FREEDOM AND
             RESPONSIBILITY

                                           by Dr. Daniel A. Bochner

       Responsibility is essential to doing good work, having good
relationships, and creating a successful life.  That’s certainly not news!  
But if everyone knows that fact, why is it so hard to encourage it in our
children, and why is it so hard to understand what that means in our
relationships?  There is a simple formula that makes the workings of
responsibility comprehensible for everyone.  This formula facilitates
movement toward taking more responsibility in all facets of our lives.  
It points to ways we can cultivate responsibility in our children, and it
clarifies what it means to be responsible within our families.  This is the
formula: Freedom = Responsibility.

       Freedom and responsibility are forever in balance.  This simple
fact can be seen everywhere.  Babies have no freedom (of course, we’
re talking about freedom of will, not freedom of impunity) and they
have no responsibility.  As children get older, the more responsibility
they take on (chores, caring for a pet, doing a good job on homework),
the more you, as a parent, should trust them.  The more you trust
them, the more you will let them do what they want.  As adults, we
have all the freedom in the world bounded only by cultural norms and
laws (beliefs, of course, are our own, and thus we are free to believe in
them).  But in the balance between freedom and responsibility, it is
important to notice that freedom comes at the price of responsibility.  
Unless we do take responsibility in a large variety of way, we will have
little freedom.

       Our children often believe that they should be allowed to do
whatever they want in spite of the fact that they have very little
responsibility.  Their home, their food, their clothes, their insurance,
their telephone, their use of a car, their physical well-being as a whole,
is not their responsibility.   That is why their freedom is rightly held in
their parents’ hands.   Now look at the freedom that parents have.  
Sure, we parents can do whatever we want, but if we don’t go to
work, we can’t pay the bills.  If we don’t communicate with our
children, we worry that they will feel unloved.  If we don’t discipline
our children, we worry they will not be ready for the world in which
they will have to take responsibility.  We can do whatever we want
because we have chosen to take responsibility.

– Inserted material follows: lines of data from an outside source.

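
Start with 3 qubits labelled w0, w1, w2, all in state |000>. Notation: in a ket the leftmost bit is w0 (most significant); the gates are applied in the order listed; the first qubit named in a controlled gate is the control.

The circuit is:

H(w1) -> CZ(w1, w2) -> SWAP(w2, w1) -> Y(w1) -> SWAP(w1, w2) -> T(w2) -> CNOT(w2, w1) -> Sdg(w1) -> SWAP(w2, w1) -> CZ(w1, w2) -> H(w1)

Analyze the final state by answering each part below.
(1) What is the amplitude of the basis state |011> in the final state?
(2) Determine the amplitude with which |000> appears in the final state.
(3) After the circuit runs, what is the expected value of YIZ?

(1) The amplitude on |011> is exp(I*pi/4)/2.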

       Helping our children develop responsibility is a never-ending,
back and forth process between letting go of, and then gathering in, the
proverbial reins.  In order for children to learn to take responsibility,
parents have to lengthen the tether they have on their children till they
find out how much responsibility their children can handle.  When
children demonstrate that they have too much freedom by doing things
that are clearly irresponsible, it is our job to gather in the tether for the
purpose of taking adequate care of our children.  The irresponsible acts
of children often cost money that our kids do not have, but they can
also include breaking our rules (whatever those rules might be, since
we have the freedom to make those rules), or acting disrespectfully.  It
is actually neglectful to give our children freedom when they are clearly
not ready for it.  For one thing it can be dangerous, but also, we are
responsible for what our children do if we unleash them upon the world
without at least trying to temper their feral impulses.

       There is also a balance between freedom and responsibility within
relationships.  Although the concept of freedom and responsibility is
more abstract in its application to relationships than it is in its
application to child care, it is really the same thing.  In relationships
(even with and among children) trust is given when ones experience is
consistent with being treated kindly, lovingly, respectfully, and safely.  
When a person takes responsibility for their impact on others,
emotional and otherwise, those others will trust them and thus allow
more emotional freedom.  They will give them the benefit of the doubt
when things don’t go as planned, and they’ll allow emotional closeness
or intimacy.  When a person is mean, uncaring, or untrustworthy,
others will not allow that emotional closeness.  They will be forever on
the defensive, and in that guarded position, they too will be more likely
to be aggressive or withdrawn in their responses.

       Part of this interpersonal exchange is taking the responsibility to
let people know when they have hurt you so that they can have the
opportunity to take responsibility for doing so.  If someone really cares
about you, they will typically try their best not to hurt you.  But they
have to know what they've done that is hurtful, which means that you
have to take a chance of being hurt and communicate to them that you
have been hurt.  You have to have faith in their love by letting yourself
be vulnerable.  If you let someone who cares about you know that they
have hurt you, they will try to change their ways.  If you do make
yourself vulnerable in this way, and you find that you are being hurt
repeatedly in spite of it, then they are likely incapable of taking
responsibility.  If they cannot take that kind of responsibility, then they
are incapable of the kind of love you need.

       When a person takes responsibility for their actions, the things
they do that hurt other people, and the things they do to take care of
their life circumstances, then they are allowed every freedom.  The
same principle, that freedom = responsibility, applies to children and
adults and also applies to family situations, workplace issues, and even
our intimate relations.  It is essential that everyone embrace this simple
principle.  The equation freedom = responsibility makes it so easy to
understand.  It is true that we are all completely free.  We have a
choice in everything we do.  There can be no denying that we are free,
but the more we choose to take responsibility, the freer we tend to be.